I march for my son, whose cleft lip at birth could now render him ineligible for health coverage, or at least be forced to endure a waiting period for coverage if the laws are changed.
I march for my son, because I do not want him to grow up in a world of hate and fear.
I march for the 18 million people currently covered by the Affordable Care Act who will lose their health coverage if this Congress and president have their way, for the billions of dollars that it will cost our country if that happens.
I march for my brother, his husband, and their son. I march for my friends and family who identify on the LGBTQ rainbow. Challenges to their health and safety are challenges to my own and to all of us.

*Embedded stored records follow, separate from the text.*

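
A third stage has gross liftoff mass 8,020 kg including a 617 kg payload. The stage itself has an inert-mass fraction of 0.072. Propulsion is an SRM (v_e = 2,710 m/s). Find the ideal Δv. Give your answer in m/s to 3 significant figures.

Δv ≈ 5260 m/s

Stage wet mass = m₀ − payload = 8,020 − 617 = 7,403 kg.
Stage dry mass = ε × stage wet mass = 0.072 × 7,403 = 533.016 kg.
Burnout mass m_f = stage dry + payload = 533.016 + 617 = 1,150.016 kg.
Δv = v_e · ln(8,020/1,150.016) = 2710.0 × ln(6.974) = 2710.0 × 1.9422 ≈ 5263 m/s.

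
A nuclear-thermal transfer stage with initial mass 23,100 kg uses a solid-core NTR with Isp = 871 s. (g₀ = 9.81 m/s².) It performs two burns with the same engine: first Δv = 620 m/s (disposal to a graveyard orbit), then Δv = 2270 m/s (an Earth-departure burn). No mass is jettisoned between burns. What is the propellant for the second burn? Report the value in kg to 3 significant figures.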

I march for people with disabilities, who in addition to the threat to their health coverage have to live in a world where the president has openly mocked them for their challenges, and millions of their fellow citizens think that is okay.

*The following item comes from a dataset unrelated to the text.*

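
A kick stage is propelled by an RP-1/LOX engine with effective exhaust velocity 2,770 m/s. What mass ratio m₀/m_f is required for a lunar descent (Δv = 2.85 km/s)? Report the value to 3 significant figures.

mass ratio ≈ 2.80

m₀/m_f = exp(Δv / v_e) = exp(2850 / 2770.0) = exp(1.0289) = 2.7979.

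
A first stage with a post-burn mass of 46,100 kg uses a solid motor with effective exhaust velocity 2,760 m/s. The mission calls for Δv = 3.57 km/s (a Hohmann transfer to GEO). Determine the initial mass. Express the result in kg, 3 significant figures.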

I march for the Earth, this beautiful, amazing planet that takes my breath away every day, because this president and many in his Congress and Cabinet refuse to believe that climate change exists–or at least pretend to believe this because they don’t want to change their habits or lose money from practices that destroy the Earth.
I march for the women who depend on Planned Parenthood for their healthcare. I march for those who face difficult decisions regarding pregnancy.
I march for students, young and old. I march for children who go to school every day with underpaid and overworked teachers in overcrowded classrooms. I march for students who are over tested under ridiculous standards set by policy makers who do not understand education or how the brain works.
I march for workers, for fair wages, safe working environments, healthcare and sick days, childcare, and a living wage for all.
I march for immigrants and for refugees. This country was founded by immigrants. Our diversity is what makes us who we are. It is what keeps us great.
I march for children, widows, and foreigners–because if you knew Jesus when he was alive, you’d know those were the groups you didn’t mess with. Those were the most marginalized, the most vulnerable.
I march for this country. I was fortunate to be born here, and that fortune comes with responsibility.
I march because it is my right and my responsibility.
I march because my march is my prayer. And prayer is powerful.